Kirill Alekseenko was born in Vyborg, near Russia's border with Finland, but moved to St. Petersburg with his family at the age of 8. By that time he'd already been introduced to chess and went on to pick up a haul of junior trophies, including gold in the European U10 and U16 Championships and the World U14 Championship. He had three Grandmaster norms by 2012, but needed another 2.5 years to bring his rating up to the necessary 2500 to earn the title.
That slow progress continued afterwards, and although Kirill remarkably won the Chigorin Memorial in 2015, 2016 and 2017 it was only during victory in the 2017/2018 Rilton Cup that he finally crossed 2600, at the age of 20. He went on to study at the St. Petersburg Polytechnic University and continued to maintain a low profile, until 2019 became another breakthrough year.
Kirill has been coached by Peter Svidler's former coach Andrey Lukin, and for the GRENKE Chess Classic in 2019 Kirill worked as a second for Peter. Later that year he went on to enter the World Cup as a wild card but reach Round 4, where he came close to knocking out top seed Ding Liren. Then at the Grand Swiss on the Isle of Man Kirill finished 3rd and crossed 2700 for the first time.

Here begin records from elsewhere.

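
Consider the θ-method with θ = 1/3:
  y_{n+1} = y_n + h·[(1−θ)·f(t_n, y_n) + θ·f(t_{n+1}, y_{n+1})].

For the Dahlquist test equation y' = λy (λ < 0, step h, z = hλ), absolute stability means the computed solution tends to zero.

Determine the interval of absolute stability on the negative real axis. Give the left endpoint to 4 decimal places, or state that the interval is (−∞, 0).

With y'=λy (z=hλ):
  y_{n+1} = y_n + z·[2/3·y_n + 1/3·y_{n+1}] ⇒ (1 − 1/3z)y_{n+1} = (1 + 2/3z)y_n
  Hence R(z) = (1 + 2/3z)/(1 − 1/3z).

Boundary: |R(x)|=1, x<0.
x=-1.69: |R|=0.0810
R=−1: 1+2/3x = −1+1/3x ⇒ -1/3x=2 ⇒ x=2/(-1/3)=-6.0000
Confirm numerically:
  x=-4.794: |R|=0.84527 <1
  x=-3.969: |R|=0.70857 <1
  x=-3.922: |R|=0.69980 <1
  x=-3.889: |R|=0.69357 <1
  x=-6.572: |R|=1.05976 >1
  x=-6.528: |R|=1.05542 >1
  x=-6.326: |R|=1.03496 >1
Interval (-6.0000, 0).

(-6.0000, 0).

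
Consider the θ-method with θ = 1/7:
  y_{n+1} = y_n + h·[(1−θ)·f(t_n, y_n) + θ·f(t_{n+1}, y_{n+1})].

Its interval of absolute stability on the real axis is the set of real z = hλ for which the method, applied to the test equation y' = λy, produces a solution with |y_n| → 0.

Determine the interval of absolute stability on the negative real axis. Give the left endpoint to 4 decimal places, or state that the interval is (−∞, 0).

(-2.8000, 0).

Test eqn y'=λy, z=hλ:
  y_{n+1} = y_n + z·[6/7·y_n + 1/7·y_{n+1}] ⇒ (1 − 1/7z)y_{n+1} = (1 + 6/7z)y_n
  ⇒ R(z) = (1 + 6/7z)/(1 − 1/7z).

Boundary: |R(x)|=1, x<0.
x=-0.66: |R|=0.3969
R=−1: 1+6/7x = −1+1/7x ⇒ -5/7x=2 ⇒ x=2/(-5/7)=-2.8000
Confirm numerically:
  x=-1.845: |R|=0.46015 <1
  x=-1.796: |R|=0.42929 <1
  x=-1.723: |R|=0.38267 <1
  x=-1.471: |R|=0.21556 <1
  x=-3.368: |R|=1.27392 >1
  x=-3.350: |R|=1.26570 >1
Interval (-2.8000, 0).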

Although Wang Hao took the automatic Candidates Tournament qualification spot, Kirill, as the runner-up (Fabiano Caruana didn't count as he already had a spot), became eligible for the wild card spot selected by the organisers in Yekaterinburg. In fact he was the only Russian player eligible and therefore he was granted the place, despite a late appeal by Maxime Vachier-Lagrave's manager. Kirill himself later came out in favour of abolishing wild cards.
Kirill also found time to win gold with the Russian team in the 2019 European Team Championship, but the 2020 Candidates Tournament will be by far his biggest challenge yet.